Before turning to those, I have one of my own to mention for its impact on the actual day-to-day operations of the practice of congressional ethics. Last month, John Sassaman stepped down as chief counsel of the Senate Select Committee on Ethics, a position he held for more than six years. Sassaman presided over many high-profile investigations during his tenure and, perhaps more importantly, led a staff that was invariably prompt and thoughtful in responding to questions about Senate Ethics rules. Long known as one of the most well-liked employees of the Senate, Sassaman leaves big shoes to fill.
Robert Walker, former chief counsel of the Senate Ethics Committee who is now with Wiley Rein, cited the death of Carol Dixon, the longtime director of advice and education at the House Ethics Committee, as the ethics story of the year.
"For many years, and for so many people in the House, she was the face, the voice, the source of House ethics advice," Walker said. "If an institution can show emotion, her memorial service this summer showed how deeply and broadly the House was touched by both her life and her death."

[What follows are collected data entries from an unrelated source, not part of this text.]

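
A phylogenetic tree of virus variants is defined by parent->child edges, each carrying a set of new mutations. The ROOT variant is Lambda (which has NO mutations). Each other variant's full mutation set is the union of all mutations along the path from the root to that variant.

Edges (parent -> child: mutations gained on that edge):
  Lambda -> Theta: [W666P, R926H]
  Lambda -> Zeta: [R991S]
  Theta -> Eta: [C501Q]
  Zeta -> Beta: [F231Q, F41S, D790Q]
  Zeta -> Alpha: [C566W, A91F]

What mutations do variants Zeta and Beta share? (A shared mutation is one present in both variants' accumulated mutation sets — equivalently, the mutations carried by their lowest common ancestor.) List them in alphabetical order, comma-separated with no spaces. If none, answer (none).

Accumulating mutations along path to Zeta:
  At Lambda: gained [] -> total []
  At Zeta: gained ['R991S'] -> total ['R991S']
Mutations(Zeta) = ['R991S']
Accumulating mutations along path to Beta:
  At Lambda: gained [] -> total []
  At Zeta: gained ['R991S'] -> total ['R991S']
  At Beta: gained ['F231Q', 'F41S', 'D790Q'] -> total ['D790Q', 'F231Q', 'F41S', 'R991S']
Mutations(Beta) = ['D790Q', 'F231Q', 'F41S', 'R991S']
Intersection: ['R991S'] ∩ ['D790Q', 'F231Q', 'F41S', 'R991S'] = ['R991S']

Answer: R991S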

In terms of impact, Walker also named the Securities and Exchange Commission's issuance of a subpoena to the House Ways and Means Committee and a committee staffer, seeking evidence relating to an insider trading investigation.
"The SEC's action in this test case already gets the prize for chutzpah, but if the courts uphold the SEC's subpoenas — even in part — against the House's assertion of total immunity from investigation under the Speech or Debate Clause of the Constitution, there will be no denying that the [Stop Trading on Congressional Knowledge] Act drastically changed the rules of the game in D.C. on the private sector's use and exchange of nonpublic government information," Walker said.
Setting these aside, one story was a near-unanimous pick as the ethics story of the year: the trial and convictions of former Virginia Gov. Bob McDonnell and his wife, Maureen. On Sept. 4, after a five-week trial and three days of deliberations, a jury in a U.S. District Court in Richmond found the pair guilty of multiple counts of corruption stemming from gifts received from a political donor. The charges alleged the gifts violated not state gift rules, but rather broad federal prohibitions against depriving others of the intangible right to honest services.
"Hands down," said Stefan Passantino of McKenna, Long & Aldridge. "There's no competition," said Meredith McGehee, policy director of the Campaign Legal Center, a public interest group focused on campaign finance and government ethics. "The major development," said Walker.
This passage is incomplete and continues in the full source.